On the other hand, it was no problem at all finding people who said they had voted for Clinton last November—often with fingers crossed or because they “saw no alternative” and “wanted a change”—but now express strong disenchantment with his performance.

David Smalley, a computer specialist for the American Greeting Card Company and Perot voter in Ohio, called Clinton “the least experienced president since I’ve been voting. He has good intentions. I think he wants to change things for the better. But he doesn’t have the political strength to get things through. …What they need to do is get spending under control, but they won’t be able to do it. They can’t say no to all the lobbyists, so in the end, they’ll just increase taxes and spend it all.”

The message I heard in Lakewood and here was well-substantiated in the findings of the national Post-ABC poll. Particularly worrisome, from Clinton’s perspective, were the answers of those like Smalley who said they had voted for Perot last year. Winning the support of the Perot 19 percent has to be the single most important political objective for Clinton between now and 1996.

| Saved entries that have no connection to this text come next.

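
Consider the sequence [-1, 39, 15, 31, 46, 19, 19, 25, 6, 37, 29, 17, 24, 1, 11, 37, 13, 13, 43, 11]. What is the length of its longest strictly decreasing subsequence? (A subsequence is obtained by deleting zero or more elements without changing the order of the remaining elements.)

Let dp[i] be the longest decreasing subsequence ending at position i. Then dp = [1, 1, 2, 2, 1, 3, 3, 3, 4, 2, 3, 4, 4, 5, 5, 2, 5, 5, 2, 6].
The maximum is 6; one witness is 39, 31, 19, 17, 13, 11 at positions 2,4,6,12,17,20.

6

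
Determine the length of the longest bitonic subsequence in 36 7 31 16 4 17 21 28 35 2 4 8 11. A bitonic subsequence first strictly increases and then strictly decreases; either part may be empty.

7

Let inc[i] be the LIS ending at i and dec[i] the longest strictly decreasing subsequence starting at i. inc = [1, 1, 2, 2, 1, 3, 4, 5, 6, 1, 2, 3, 4], dec = [5, 3, 4, 3, 2, 2, 2, 2, 2, 1, 1, 1, 1].
max_i inc[i]+dec[i]−1 = 7, with one witness 7, 16, 17, 21, 28, 35, 11.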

But the poll shows that Perot voters disapprove Clinton’s handling of the presidency by a 58-39 percent margin. Only one in five Perot voters thinks he has accomplished “a good amount” in the early months of his term. Worse, 55 percent of them say that “beneath it all, Clinton is an old-style, tax-and-spend liberal,” while only 42 percent agree with the alternative statement that Clinton is “a new-style Democrat who will be careful with the people’s money.”

More than eight out of 10 voters say Clinton has not gone far enough to reduce federal spending or cut the deficit, and three out of four think he has gone too far in raising taxes on average Americans but not far enough in taxing the rich.

In last year’s campaign, Clinton showed a remarkable capacity to reposition himself on issues and to rebound politically. Everything out here among the voters says he has to do both—and soon.

Clinton entered office with a shaky political base, especially for a president with an ambitious agenda of change. He must rebuild and expand that base now, or the mood of national pessimism that sank George Bush a year ago will drag him under too. And America cannot afford another failed presidency.